Generic graded contractions of Lie algebras

TL;DR

This paper investigates the structure and classification of generic graded contractions of Lie algebras using tools from group cohomology, algebraic geometry, and category theory, providing explicit classifications and functorial insights.

Contribution

It introduces a classification of generic graded contractions via an abelian group and relates them to graded degenerations and monoidal category structures.

Findings

Classified generic graded contractions with fixed support by an explicit abelian group

Described the variety of generic graded contractions as an affine algebraic variety

Established a functorial version of the Weimar-Woods conjecture

Abstract

We study generic graded contractions of Lie algebras from the perspectives of group cohomology, affine algebraic geometry and monoidal categories. We show that generic graded contractions with a fixed support are classified by a certain abelian group, which we explicitly describe.

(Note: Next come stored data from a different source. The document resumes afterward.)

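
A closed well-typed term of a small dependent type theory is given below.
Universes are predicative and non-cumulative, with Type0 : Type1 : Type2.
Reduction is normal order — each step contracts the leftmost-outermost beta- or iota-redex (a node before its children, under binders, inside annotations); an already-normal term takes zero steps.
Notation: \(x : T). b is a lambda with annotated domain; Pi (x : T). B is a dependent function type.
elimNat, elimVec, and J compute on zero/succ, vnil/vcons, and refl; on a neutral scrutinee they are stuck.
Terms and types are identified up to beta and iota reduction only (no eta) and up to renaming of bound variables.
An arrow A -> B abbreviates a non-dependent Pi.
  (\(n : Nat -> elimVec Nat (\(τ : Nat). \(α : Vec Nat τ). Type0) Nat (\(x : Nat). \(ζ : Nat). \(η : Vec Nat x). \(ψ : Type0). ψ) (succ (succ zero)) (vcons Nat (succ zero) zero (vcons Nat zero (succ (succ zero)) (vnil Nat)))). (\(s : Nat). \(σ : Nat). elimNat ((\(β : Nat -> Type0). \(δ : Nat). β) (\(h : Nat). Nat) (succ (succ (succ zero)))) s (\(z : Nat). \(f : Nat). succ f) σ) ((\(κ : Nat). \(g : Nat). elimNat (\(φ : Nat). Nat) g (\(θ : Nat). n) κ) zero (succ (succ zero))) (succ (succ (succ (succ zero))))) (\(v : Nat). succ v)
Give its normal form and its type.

reduced normal form:
  succ (succ (succ (succ (succ (succ zero)))))
inferred type:
  Nat
observation: normalization takes exactly 19 steps under the normal-order strategy.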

Analyzing the variety of generic graded contractions as an affine algebraic variety allows us to describe which generic graded contractions define graded degenerations of a given graded Lie algebra. Using the interpretation of generic $G$-graded contractions as lax monoidal structures on the identity endofunctor of the monoidal category of $G$-graded vector spaces, we establish a functorial version of the Weimar-Woods conjecture on equivalence of generic graded contractions.